Some boats may have only one trapeze, such as the 420 and the 29er, where only the crew uses the trapeze. Dinghies, such as the International 14 and the 49er, may have trapeze wires for both the skipper and the crew. The trapeze has several colloquial names such as "the wire" or simply "the trap".

When a boat loses power in its sails, and heels to the windward side, the crew on the trapeze may get dipped in the water if they do not react in time.

Some classes allow footloops on the gunwale to allow those on the trapeze to locate their feet with relative security.
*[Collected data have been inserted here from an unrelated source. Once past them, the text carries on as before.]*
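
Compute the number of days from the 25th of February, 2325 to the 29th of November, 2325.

277

February 2325: 28 − 25 = 3 days remain (2325 is not a leap year, so February has 28 days).
Then March (31), April (30), May (31), June (30), July (31), August (31), September (30), October (31): 31 + 30 + 31 + 30 + 31 + 31 + 30 + 31 = 245 days.
November 1–29, 2325: 29 days.
Total: 3 + 245 + 29 = 277 days.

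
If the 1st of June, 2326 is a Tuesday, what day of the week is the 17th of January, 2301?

Count forward from the earlier date (January 17, 2301) to the later (June 1, 2326):
From January 17, 2301 to January 17, 2326: 25 years, of which 6 contain a Feb 29 — 19×365 + 6×366 = 9131 days.
January 2326: 31 − 17 = 14 days remain.
Then February 2326 (28), March (31), April (30), May (31): 28 + 31 + 30 + 31 = 120 days.
June 1, 2326: 1 day.
Residual: 135 days.
Total: 9266 days.
9266 mod 7 = 5, so 5 days before Tuesday is Thursday.

Thursday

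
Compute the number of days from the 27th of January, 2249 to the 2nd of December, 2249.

January 2249: 31 − 27 = 4 days remain.
Then 10 full months totalling 303 days.
December 1–2, 2249: 2 days.
Total: 4 + 303 + 2 = 309 days.

309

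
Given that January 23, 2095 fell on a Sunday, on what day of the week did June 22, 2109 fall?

Saturday

Day-of-year of January 23, 2095: 23.
Day-of-year of June 22, 2109: 173.
2095 has 365 days, so 365 − 23 = 342 days remain in 2095.
Full years 2096–2108: 10 common + 3 leap = 10×365 + 3×366 = 4748 days.
Total: 342 + 4748 + 173 = 5263 days.
5263 mod 7 = 6, so 6 days after Sunday is Saturday.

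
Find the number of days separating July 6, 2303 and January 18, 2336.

11884

From July 6, 2303 to July 6, 2335: 32 years, of which 8 contain a Feb 29 — 24×365 + 8×366 = 11688 days.
July 2335: 31 − 6 = 25 days remain.
Then August (31), September (30), October (31), November (30), December (31): 31 + 30 + 31 + 30 + 31 = 153 days.
January 1–18, 2336: 18 days.
Residual: 196 days.
Total: 11884 days.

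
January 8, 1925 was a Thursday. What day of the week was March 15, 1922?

Wednesday

Count forward from the earlier date (March 15, 1922) to the later (January 8, 1925):
Day-of-year of March 15, 1922: 74.
Day-of-year of January 8, 1925: 8.
1922 has 365 days, so 365 − 74 = 291 days remain in 1922.
Full years: 1923: 365; 1924: 366. Sum = 731.
Total: 291 + 731 + 8 = 1030 days.
1030 mod 7 = 1, so 1 day before Thursday is Wednesday.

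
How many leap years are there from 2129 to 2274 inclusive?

Years divisible by 4: 2132, 2136, …, 2272 — 36 in all.
Of these, 2200 is divisible by 100 but not 400, so not leap.
Leap years: 36 − 1 = 35.

35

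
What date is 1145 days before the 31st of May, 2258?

the 12th of April, 2255

Count 1145 days before May 31, 2258:
Day-of-year of April 12, 2255: 102.
Day-of-year of May 31, 2258: 151.
2255 has 365 days, so 365 − 102 = 263 days remain in 2255.
Full years: 2256: 366; 2257: 365. Sum = 731.
Total: 263 + 731 + 151 = 1145 days.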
This helps to prevent the crew from swinging forward, sometimes round the forestay when the boat decelerates suddenly.

==Regulations==
Due to safety concerns, the International Sailing Federation changed the rules in 2004 concerning trapeze harnesses, effective January 1, 2009: "40.2 A trapeze or hiking harness shall have a device capable of quickly releasing the competitor from the boat at all times while in use.” However, the ISAF 2009–2013 Racing Rules of Sailing which took effect January 1, 2009 does not include this provision, so this rule change is postponed.
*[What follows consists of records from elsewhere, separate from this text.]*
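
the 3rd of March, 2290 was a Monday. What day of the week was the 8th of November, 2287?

Tuesday

Count forward from the earlier date (November 8, 2287) to the later (March 3, 2290):
Day-of-year of November 8, 2287: 312.
Day-of-year of March 3, 2290: 62.
2287 has 365 days, so 365 − 312 = 53 days remain in 2287.
Full years: 2288: 366; 2289: 365. Sum = 731.
Total: 53 + 731 + 62 = 846 days.
846 mod 7 = 6, so 6 days before Monday is Tuesday.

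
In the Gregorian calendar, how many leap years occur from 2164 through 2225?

Years divisible by 4: 2164, 2168, …, 2224 — 16 in all.
Of these, 2200 is divisible by 100 but not 400, so not leap.
Leap years: 16 − 1 = 15.

15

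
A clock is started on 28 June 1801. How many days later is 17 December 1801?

172

June 1801: 30 − 28 = 2 days remain.
Then July (31), August (31), September (30), October (31), November (30): 31 + 31 + 30 + 31 + 30 = 153 days.
December 1–17, 1801: 17 days.
Total: 2 + 153 + 17 = 172 days.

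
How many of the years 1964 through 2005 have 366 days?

Years divisible by 4 in [1964, 2005]: 1964, 1968, 1972, 1976, 1980, 1984, 1988, 1992, 1996, 2000, 2004.
2000 is divisible by 400, so still leap.
No century exceptions apply. Count: 11.

11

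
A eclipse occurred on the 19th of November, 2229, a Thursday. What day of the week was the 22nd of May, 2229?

Count forward from the earlier date (May 22, 2229) to the later (November 19, 2229):
May 2229: 31 − 22 = 9 days remain.
Then June (30), July (31), August (31), September (30), October (31): 30 + 31 + 31 + 30 + 31 = 153 days.
November 1–19, 2229: 19 days.
Total: 9 + 153 + 19 = 181 days.
181 mod 7 = 6, so 6 days before Thursday is Friday.

Friday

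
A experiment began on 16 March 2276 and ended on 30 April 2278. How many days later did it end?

775

March 16, 2276 → March 16, 2277: 365 days.
March 16, 2277 → March 16, 2278: 365 days.
March 2278: 31 − 16 = 15 days remain.
April 1–30, 2278: 30 days.
Residual: 45 days.
Total: 775 days.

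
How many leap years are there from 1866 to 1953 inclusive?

21

Years divisible by 4: 1868, 1872, …, 1952 — 22 in all.
Of these, 1900 is divisible by 100 but not 400, so not leap.
Leap years: 22 − 1 = 21.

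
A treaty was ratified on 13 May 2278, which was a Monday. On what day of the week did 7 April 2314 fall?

From May 13, 2278 to May 13, 2313: 35 years, of which 8 contain a Feb 29 — 27×365 + 8×366 = 12783 days.
(2300 is not a leap year (divisible by 100 but not 400).)
May 2313: 31 − 13 = 18 days remain.
Then 10 full months totalling 304 days.
April 1–7, 2314: 7 days.
Residual: 329 days.
Total: 13112 days.
13112 mod 7 = 1, so 1 day after Monday is Tuesday.

Tuesday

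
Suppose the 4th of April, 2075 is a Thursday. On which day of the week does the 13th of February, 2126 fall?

From April 4, 2075 to April 4, 2125: 50 years, of which 12 contain a Feb 29 — 38×365 + 12×366 = 18262 days.
(2100 is not a leap year (divisible by 100 but not 400).)
April 2125: 30 − 4 = 26 days remain.
Then 9 full months totalling 276 days.
February 1–13, 2126: 13 days (2126 is not a leap year).
Residual: 315 days.
Total: 18577 days.
18577 mod 7 = 6, so 6 days after Thursday is Wednesday.

Wednesday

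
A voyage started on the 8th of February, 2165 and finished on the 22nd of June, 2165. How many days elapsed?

134

February 2165: 28 − 8 = 20 days remain (2165 is not a leap year, so February has 28 days).
Then March (31), April (30), May (31): 31 + 30 + 31 = 92 days.
June 1–22, 2165: 22 days.
Total: 20 + 92 + 22 = 134 days.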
Quick release harnesses are already widely in use, and make it possible for sailors to unhook themselves from the wire from all angles while it is under tension, thus decreasing the chance of getting trapped underwater or in dangerous conditions. The adoption of quick release harnesses has not been universal due to the reduced reliability of the moving parts; stories of such systems releasing unexpectedly have caused many to shun them in favour of traditional fixed hooks.

==History==
There are counterclaims for the origin of the device:
- The trapeze was originated by Beecher Moore at Upper Thames Sailing Club, Bourne End on the River Thames in the United Kingdom on the Thames A Class Rater Vagabond, owned by Beecher Moore. When deployed there for the first time it was called a Bell Rope.
- In 1938 Austin Farrar started his association with the International 14 foot class and a lifelong friendship with Charles Currey. Together they worked on the development of the trapeze, now so common on racing dinghies, which was used so effectively by Peter Scott and John Kift Winter during the championships of that year.
- In 1938 a revolution in dinghy sailing took place in Falmouth. Sailors Peter Scott and John Kift Winter had developed the first 'sea-going' trapeze for use on their International 14, Thunder and Lightning. The duo used their new invention in the 1938 Prince of Wales Cup race in Falmouth and steamed over the finish line ahead of the rest of the fleet. Almost immediately, the Royal Yachting Association Dinghy Committee banned the trapeze over concerns that it was unsporting. It was reintroduced for the Flying Dutchman class 15 years later, but was not used again on an International 14 until 1970.

On balance it seems likely that Peter Scott developed Beecher Moore's Bell Rope, which was satisfactory for river use, into the more seaworthy harness used on Thunder and Lightning in its 1938 Prince of Wales Cup success. The modern trapeze developed from there - in spite of some temporary official opposition.